The final stop on our presidential tour will take you another hundred miles or so to the east, to College Station, home of Texas A&M University and the George Bush Presidential library. You’ll fly into Easterwood airport, where fuel is usually cheap, and if you’re landing to the south, the Bush library will be off your left wing on short final. Located about one half mile from the GA terminal, it is very convenient to the airport. In fact, if you didn’t mind a little hike, you could even walk. Courtesy cars are available sometimes, and most of the major rental car agencies are represented. Having visited most of the existing presidential libraries, the Bush museum is one of the most impressive. For aviation types, there’s a mockup of the cabin of Air Force One, and as you would expect, another TBM Avenger. There is also a section of the Berlin Wall on display. You might even get lucky and be there on a day when some famous world leader is there. Gorbachev, Tony Blair, and National Security Advisor Condoleezza Rice are just three of the people who have recently made their views known to College Station residents. It seems lately that any time someone has been to visit George W. at the Ranch, they have made their way to College Station to see the museum, and frequently make a speech while there. In addition, George Sr. has been known to visit fairly regularly, so you might even see the man himself.

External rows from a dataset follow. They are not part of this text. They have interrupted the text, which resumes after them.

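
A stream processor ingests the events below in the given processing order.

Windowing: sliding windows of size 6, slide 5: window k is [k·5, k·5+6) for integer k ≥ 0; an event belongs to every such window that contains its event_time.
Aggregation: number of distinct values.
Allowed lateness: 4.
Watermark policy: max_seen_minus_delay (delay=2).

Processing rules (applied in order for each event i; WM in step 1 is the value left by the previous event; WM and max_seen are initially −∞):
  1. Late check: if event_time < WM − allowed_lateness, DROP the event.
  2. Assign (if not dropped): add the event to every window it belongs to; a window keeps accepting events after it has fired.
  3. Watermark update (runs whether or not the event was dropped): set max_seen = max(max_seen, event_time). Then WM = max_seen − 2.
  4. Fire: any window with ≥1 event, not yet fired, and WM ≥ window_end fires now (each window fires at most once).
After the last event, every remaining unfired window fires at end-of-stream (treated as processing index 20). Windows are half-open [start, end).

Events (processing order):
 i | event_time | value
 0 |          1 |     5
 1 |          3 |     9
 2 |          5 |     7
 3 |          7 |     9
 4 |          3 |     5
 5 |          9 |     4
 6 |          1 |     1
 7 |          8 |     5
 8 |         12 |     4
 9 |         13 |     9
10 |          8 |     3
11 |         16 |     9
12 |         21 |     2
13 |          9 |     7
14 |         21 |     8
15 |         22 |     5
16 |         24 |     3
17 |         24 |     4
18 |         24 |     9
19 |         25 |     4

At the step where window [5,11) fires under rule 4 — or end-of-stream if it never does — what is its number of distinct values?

i=0 t=1 v=5: → [0,6); WM=-1
i=1 t=3 v=9: → [0,6); WM=1
i=2 t=5 v=7: → [5,11),[0,6); WM=3
i=3 t=7 v=9: → [5,11); WM=5
i=4 t=3 v=5: → [0,6); WM=5
i=5 t=9 v=4: → [5,11); WM=7; [0,6) fires=3
i=6 t=1 v=1: DROP (t<7-4); WM=7
i=7 t=8 v=5: → [5,11); WM=7
i=8 t=12 v=4: → [10,16); WM=10
i=9 t=13 v=9: → [10,16); WM=11; [5,11) fires=4
i=10 t=8 v=3: → [5,11); WM=11
i=11 t=16 v=9: → [15,21); WM=14
i=12 t=21 v=2: → [20,26); WM=19; [10,16) fires=2
i=13 t=9 v=7: DROP (t<19-4); WM=19
i=14 t=21 v=8: → [20,26); WM=19
i=15 t=22 v=5: → [20,26); WM=20
i=16 t=24 v=3: → [20,26); WM=22; [15,21) fires=1
i=17 t=24 v=4: → [20,26); WM=22
i=18 t=24 v=9: → [20,26); WM=22
i=19 t=25 v=4: → [25,31),[20,26); WM=23

4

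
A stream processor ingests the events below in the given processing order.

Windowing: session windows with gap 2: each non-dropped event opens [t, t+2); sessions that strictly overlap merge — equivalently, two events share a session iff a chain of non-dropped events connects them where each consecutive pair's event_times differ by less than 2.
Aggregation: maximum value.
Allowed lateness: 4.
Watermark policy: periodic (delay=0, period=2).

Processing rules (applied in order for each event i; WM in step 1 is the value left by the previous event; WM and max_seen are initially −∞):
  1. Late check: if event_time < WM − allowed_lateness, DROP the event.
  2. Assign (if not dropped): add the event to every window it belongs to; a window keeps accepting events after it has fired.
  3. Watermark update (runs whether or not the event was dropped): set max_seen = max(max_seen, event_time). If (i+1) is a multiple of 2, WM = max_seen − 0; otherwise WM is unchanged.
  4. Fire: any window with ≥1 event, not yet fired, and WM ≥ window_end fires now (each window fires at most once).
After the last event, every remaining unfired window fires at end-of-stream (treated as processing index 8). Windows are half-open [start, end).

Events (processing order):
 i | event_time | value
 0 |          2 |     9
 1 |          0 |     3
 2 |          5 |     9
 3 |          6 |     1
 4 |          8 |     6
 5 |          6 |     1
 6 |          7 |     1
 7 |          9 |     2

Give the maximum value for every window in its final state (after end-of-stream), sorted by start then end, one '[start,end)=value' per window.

i=0 t=2 v=9: → [2,4); WM=−∞
i=1 t=0 v=3: → [0,2); WM=2
i=2 t=5 v=9: → [5,7); WM=2
i=3 t=6 v=1: → [5,8); WM=6
i=4 t=8 v=6: → [8,10); WM=6
i=5 t=6 v=1: → [5,8); WM=8
i=6 t=7 v=1: → [5,10); WM=8
i=7 t=9 v=2: → [5,11); WM=9

[0,2)=3 [2,4)=9 [5,11)=9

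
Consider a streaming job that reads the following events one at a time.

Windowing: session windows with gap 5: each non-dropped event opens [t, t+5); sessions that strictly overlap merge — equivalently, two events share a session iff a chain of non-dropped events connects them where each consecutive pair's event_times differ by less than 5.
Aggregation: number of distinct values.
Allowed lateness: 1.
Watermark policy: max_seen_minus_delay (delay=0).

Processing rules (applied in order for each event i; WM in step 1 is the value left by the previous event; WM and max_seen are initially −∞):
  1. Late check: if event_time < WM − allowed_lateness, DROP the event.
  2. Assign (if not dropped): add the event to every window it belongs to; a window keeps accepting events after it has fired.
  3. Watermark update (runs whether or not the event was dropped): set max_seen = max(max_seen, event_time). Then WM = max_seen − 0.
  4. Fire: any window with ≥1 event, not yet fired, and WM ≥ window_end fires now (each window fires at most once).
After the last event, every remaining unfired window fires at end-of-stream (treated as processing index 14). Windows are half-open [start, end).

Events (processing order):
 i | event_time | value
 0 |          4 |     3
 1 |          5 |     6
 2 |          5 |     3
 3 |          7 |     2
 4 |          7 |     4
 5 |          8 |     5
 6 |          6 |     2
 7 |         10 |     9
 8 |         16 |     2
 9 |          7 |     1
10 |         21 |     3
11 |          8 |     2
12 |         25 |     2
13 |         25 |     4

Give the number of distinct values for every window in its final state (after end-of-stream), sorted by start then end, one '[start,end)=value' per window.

[4,15)=6 [16,21)=1 [21,30)=3

i=0 t=4 v=3: → [4,9); WM=4
i=1 t=5 v=6: → [4,10); WM=5
i=2 t=5 v=3: → [4,10); WM=5
i=3 t=7 v=2: → [4,12); WM=7
i=4 t=7 v=4: → [4,12); WM=7
i=5 t=8 v=5: → [4,13); WM=8
i=6 t=6 v=2: DROP (t<8-1); WM=8
i=7 t=10 v=9: → [4,15); WM=10
i=8 t=16 v=2: → [16,21); WM=16
i=9 t=7 v=1: DROP (t<16-1); WM=16
i=10 t=21 v=3: → [21,26); WM=21
i=11 t=8 v=2: DROP (t<21-1); WM=21
i=12 t=25 v=2: → [21,30); WM=25
i=13 t=25 v=4: → [21,30); WM=25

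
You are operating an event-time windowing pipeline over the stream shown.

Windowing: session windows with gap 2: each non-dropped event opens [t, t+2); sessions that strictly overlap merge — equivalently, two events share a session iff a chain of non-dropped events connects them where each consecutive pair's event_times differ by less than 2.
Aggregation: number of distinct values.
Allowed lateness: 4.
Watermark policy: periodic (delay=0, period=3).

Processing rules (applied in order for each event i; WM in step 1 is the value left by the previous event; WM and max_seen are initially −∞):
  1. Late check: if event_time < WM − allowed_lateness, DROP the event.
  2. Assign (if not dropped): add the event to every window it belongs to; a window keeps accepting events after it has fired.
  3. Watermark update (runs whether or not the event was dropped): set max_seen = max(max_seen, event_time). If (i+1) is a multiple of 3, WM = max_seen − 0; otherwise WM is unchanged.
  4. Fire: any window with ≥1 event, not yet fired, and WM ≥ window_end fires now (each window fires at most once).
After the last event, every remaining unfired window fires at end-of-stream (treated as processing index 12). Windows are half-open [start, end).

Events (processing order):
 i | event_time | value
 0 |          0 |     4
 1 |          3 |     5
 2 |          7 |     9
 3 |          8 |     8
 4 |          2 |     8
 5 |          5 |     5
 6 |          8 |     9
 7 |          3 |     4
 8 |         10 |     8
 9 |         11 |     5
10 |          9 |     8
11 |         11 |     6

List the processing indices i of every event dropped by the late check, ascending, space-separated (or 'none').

4 7

i=0 t=0 v=4: → [0,2); WM=−∞
i=1 t=3 v=5: → [3,5); WM=−∞
i=2 t=7 v=9: → [7,9); WM=7
i=3 t=8 v=8: → [7,10); WM=7
i=4 t=2 v=8: DROP (t<7-4); WM=7
i=5 t=5 v=5: → [5,7); WM=8
i=6 t=8 v=9: → [7,10); WM=8
i=7 t=3 v=4: DROP (t<8-4); WM=8
i=8 t=10 v=8: → [10,12); WM=10
i=9 t=11 v=5: → [10,13); WM=10
i=10 t=9 v=8: → [7,13); WM=10
i=11 t=11 v=6: → [7,13); WM=11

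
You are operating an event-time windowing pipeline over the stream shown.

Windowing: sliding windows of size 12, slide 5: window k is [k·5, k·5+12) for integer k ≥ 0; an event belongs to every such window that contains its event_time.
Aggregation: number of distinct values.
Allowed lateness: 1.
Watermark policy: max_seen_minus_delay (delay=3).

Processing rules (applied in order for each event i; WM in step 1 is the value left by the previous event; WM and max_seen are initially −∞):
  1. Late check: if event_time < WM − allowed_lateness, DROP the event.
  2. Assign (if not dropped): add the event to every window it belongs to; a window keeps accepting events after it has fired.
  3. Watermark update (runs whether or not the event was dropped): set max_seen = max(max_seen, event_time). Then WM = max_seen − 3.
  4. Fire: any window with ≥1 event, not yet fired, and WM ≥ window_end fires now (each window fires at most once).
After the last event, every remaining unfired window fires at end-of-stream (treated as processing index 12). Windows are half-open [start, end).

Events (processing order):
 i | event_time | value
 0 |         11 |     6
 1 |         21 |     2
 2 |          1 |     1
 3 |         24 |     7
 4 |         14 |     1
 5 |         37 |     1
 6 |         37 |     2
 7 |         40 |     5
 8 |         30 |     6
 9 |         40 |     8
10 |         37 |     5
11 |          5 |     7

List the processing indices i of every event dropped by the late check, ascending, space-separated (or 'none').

i=0 t=11 v=6: → [10,22),[5,17),[0,12); WM=8
i=1 t=21 v=2: → [20,32),[15,27),[10,22); WM=18; [0,12) fires=1 [5,17) fires=1
i=2 t=1 v=1: DROP (t<18-1); WM=18
i=3 t=24 v=7: → [20,32),[15,27); WM=21
i=4 t=14 v=1: DROP (t<21-1); WM=21
i=5 t=37 v=1: → [35,47),[30,42); WM=34; [10,22) fires=2 [15,27) fires=2 [20,32) fires=2
i=6 t=37 v=2: → [35,47),[30,42); WM=34
i=7 t=40 v=5: → [40,52),[35,47),[30,42); WM=37
i=8 t=30 v=6: DROP (t<37-1); WM=37
i=9 t=40 v=8: → [40,52),[35,47),[30,42); WM=37
i=10 t=37 v=5: → [35,47),[30,42); WM=37
i=11 t=5 v=7: DROP (t<37-1); WM=37

2 4 8 11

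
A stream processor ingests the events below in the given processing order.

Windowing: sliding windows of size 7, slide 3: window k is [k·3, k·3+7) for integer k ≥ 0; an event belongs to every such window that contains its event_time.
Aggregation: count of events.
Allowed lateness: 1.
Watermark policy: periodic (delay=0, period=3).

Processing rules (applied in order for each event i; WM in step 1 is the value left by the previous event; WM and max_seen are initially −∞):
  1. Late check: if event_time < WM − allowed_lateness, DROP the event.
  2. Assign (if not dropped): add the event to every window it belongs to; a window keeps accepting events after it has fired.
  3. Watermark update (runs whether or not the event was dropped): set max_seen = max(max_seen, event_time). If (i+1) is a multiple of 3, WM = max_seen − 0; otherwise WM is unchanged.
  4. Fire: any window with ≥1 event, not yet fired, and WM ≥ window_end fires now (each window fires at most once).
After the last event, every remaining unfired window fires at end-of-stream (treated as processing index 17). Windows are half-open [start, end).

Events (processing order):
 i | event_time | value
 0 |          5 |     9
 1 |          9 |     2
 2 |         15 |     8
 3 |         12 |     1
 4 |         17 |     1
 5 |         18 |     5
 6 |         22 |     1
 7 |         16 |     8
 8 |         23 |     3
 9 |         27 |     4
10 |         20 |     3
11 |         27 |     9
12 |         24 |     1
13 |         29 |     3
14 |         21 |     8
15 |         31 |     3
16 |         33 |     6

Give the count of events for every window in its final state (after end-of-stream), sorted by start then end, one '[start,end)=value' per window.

[0,7)=1 [3,10)=2 [6,13)=1 [9,16)=2 [12,19)=3 [15,22)=3 [18,25)=3 [21,28)=4 [24,31)=3 [27,34)=5 [30,37)=2 [33,40)=1

i=0 t=5 v=9: → [3,10),[0,7); WM=−∞
i=1 t=9 v=2: → [9,16),[6,13),[3,10); WM=−∞
i=2 t=15 v=8: → [15,22),[12,19),[9,16); WM=15; [0,7) fires=1 [3,10) fires=2 [6,13) fires=1
i=3 t=12 v=1: DROP (t<15-1); WM=15
i=4 t=17 v=1: → [15,22),[12,19); WM=15
i=5 t=18 v=5: → [18,25),[15,22),[12,19); WM=18; [9,16) fires=2
i=6 t=22 v=1: → [21,28),[18,25); WM=18
i=7 t=16 v=8: DROP (t<18-1); WM=18
i=8 t=23 v=3: → [21,28),[18,25); WM=23; [12,19) fires=3 [15,22) fires=3
i=9 t=27 v=4: → [27,34),[24,31),[21,28); WM=23
i=10 t=20 v=3: DROP (t<23-1); WM=23
i=11 t=27 v=9: → [27,34),[24,31),[21,28); WM=27; [18,25) fires=3
i=12 t=24 v=1: DROP (t<27-1); WM=27
i=13 t=29 v=3: → [27,34),[24,31); WM=27
i=14 t=21 v=8: DROP (t<27-1); WM=29; [21,28) fires=4
i=15 t=31 v=3: → [30,37),[27,34); WM=29
i=16 t=33 v=6: → [33,40),[30,37),[27,34); WM=29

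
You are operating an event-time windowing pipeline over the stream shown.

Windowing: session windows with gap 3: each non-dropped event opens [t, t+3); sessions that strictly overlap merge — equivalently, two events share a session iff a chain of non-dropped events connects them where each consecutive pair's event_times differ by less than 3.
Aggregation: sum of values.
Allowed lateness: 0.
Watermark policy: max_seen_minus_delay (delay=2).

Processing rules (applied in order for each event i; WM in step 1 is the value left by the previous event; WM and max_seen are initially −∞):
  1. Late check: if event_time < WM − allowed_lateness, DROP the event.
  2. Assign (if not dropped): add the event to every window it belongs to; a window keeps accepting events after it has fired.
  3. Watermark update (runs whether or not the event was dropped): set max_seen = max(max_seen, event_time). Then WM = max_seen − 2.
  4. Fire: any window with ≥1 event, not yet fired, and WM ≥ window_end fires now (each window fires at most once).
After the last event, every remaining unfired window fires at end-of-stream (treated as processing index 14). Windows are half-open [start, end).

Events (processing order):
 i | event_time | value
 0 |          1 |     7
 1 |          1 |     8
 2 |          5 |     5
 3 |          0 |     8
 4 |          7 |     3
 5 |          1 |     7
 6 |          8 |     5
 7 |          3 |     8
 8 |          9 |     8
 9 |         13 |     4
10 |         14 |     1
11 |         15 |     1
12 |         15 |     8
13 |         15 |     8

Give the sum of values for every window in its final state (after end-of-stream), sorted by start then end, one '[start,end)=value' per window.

i=0 t=1 v=7: → [1,4); WM=-1
i=1 t=1 v=8: → [1,4); WM=-1
i=2 t=5 v=5: → [5,8); WM=3
i=3 t=0 v=8: DROP (t<3-0); WM=3
i=4 t=7 v=3: → [5,10); WM=5
i=5 t=1 v=7: DROP (t<5-0); WM=5
i=6 t=8 v=5: → [5,11); WM=6
i=7 t=3 v=8: DROP (t<6-0); WM=6
i=8 t=9 v=8: → [5,12); WM=7
i=9 t=13 v=4: → [13,16); WM=11
i=10 t=14 v=1: → [13,17); WM=12
i=11 t=15 v=1: → [13,18); WM=13
i=12 t=15 v=8: → [13,18); WM=13
i=13 t=15 v=8: → [13,18); WM=13

[1,4)=15 [5,12)=21 [13,18)=22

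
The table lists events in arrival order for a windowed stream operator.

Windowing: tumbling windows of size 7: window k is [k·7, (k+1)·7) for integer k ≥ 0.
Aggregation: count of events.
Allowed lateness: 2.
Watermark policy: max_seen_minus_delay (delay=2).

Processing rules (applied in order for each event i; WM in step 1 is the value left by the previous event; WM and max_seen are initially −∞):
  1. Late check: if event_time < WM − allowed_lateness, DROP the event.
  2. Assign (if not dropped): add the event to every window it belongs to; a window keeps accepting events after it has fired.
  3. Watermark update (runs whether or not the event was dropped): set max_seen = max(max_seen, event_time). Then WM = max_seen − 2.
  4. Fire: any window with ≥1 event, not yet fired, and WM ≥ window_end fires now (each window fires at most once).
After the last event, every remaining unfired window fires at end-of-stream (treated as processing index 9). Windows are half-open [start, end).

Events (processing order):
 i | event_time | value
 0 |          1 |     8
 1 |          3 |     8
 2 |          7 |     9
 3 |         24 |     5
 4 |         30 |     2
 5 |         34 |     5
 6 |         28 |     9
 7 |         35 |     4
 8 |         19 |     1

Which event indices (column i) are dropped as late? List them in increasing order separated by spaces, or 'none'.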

Make sure you don’t visit College Station when there’s a football game in town, unless you have tickets for the game and a hotel reservation made a year in advance. Every hotel for a hundred miles around will be full, and with a minimum of 80,000 attending each game, many from out of town, even finding a place to eat can be a challenge. A famous watering hole is the Dixie Chicken, located across the street on the (sort of) north side of the campus. (The town is crooked, so exact directions are a problem). The food is acceptable, and the atmosphere unique. You can find bumper stickers throughout the southwest advertising the place. If you’re flying and imbibe in the real Dixie Chicken experience, you’ll probably need to spend an extra couple of days in College Station, since the Chicken is reported to sell more beer per square foot than any place in the world. Several other unique local restaurants, typical of what you find in most towns with 40,000+ college students, around are also available, among them Freebirds World Burrito and Blue Baker Sandwich shop.

You’re now only 30 minutes from Houston, depending on what you’re flying, so you might want to run over there and take in some of what that city has to offer, such the Johnson Space Center. If you make it to the Johnson Space Center, you’re just a short flight to Galveston and the Lone Star Flight Museum.